Minister of Military Affairs (Nanjing Nationalist Government)
- In office March 1940 – April 1943 (acting until March 1941)
- President: Wang Jingwei
- Preceded by: Office established
- Succeeded by: Ye Peng

Chief of Staff (Nanjing Nationalist Army)
- In office April 1943 – April 1945
- Preceded by: Liu Yufen
- Succeeded by: Hu Yukun

Personal details
- Born: 1892 Liaoning, Qing China
- Died: April 1980 (aged 87–88) Taipei, Taiwan

Military service
- Allegiance: Republic of China Reorganized National Government of the Republic of China
- Years of service: ?—1945
- Rank: General
- Battles/wars: Second Sino-Japanese War

= Bao Wenyue =

Chinese military officer (1892-1980)

Bao Wenyue (鮑文樾 (鲍文樾, Bào Wényuè, Pao Wen-yüeh), 1892 - April 1980) was a Chinese warlord and military officer who was the Minister of Military Affairs in the Wang Jingwei regime during the Second Sino-Japanese War.

== Biography ==
Bao was born in Liaoning in 1892. He was a graduate of the Peking Military Institute. From 1931 to 1939. Bao was a member of the Military Affairs Commission of the Republic of China.
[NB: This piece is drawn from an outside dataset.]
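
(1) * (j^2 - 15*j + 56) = j^2 - 15*j + 56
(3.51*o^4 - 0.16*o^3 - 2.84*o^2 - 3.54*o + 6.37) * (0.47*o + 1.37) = 1.6497*o^5 + 4.7335*o^4 - 1.554*o^3 - 5.5546*o^2 - 1.8559*o + 8.7269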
In 1939, he defected to the Japanese and was declared a traitor by the Nationalist government. In 1940 he was promoted to general by the collaborationist government under Wang Jingwei in Nanjing and was made the war minister. After the surrender of Japan in 1945, he was arrested by the Nationalists and sentenced to death in March 1947. However, the sentence was commuted to life imprisonment in May 1947 and Bao was sent to Taiwan following the Nationalist retreat there in 1949. He was imprisoned until his release in 1975 and died in Taipei in April 1980.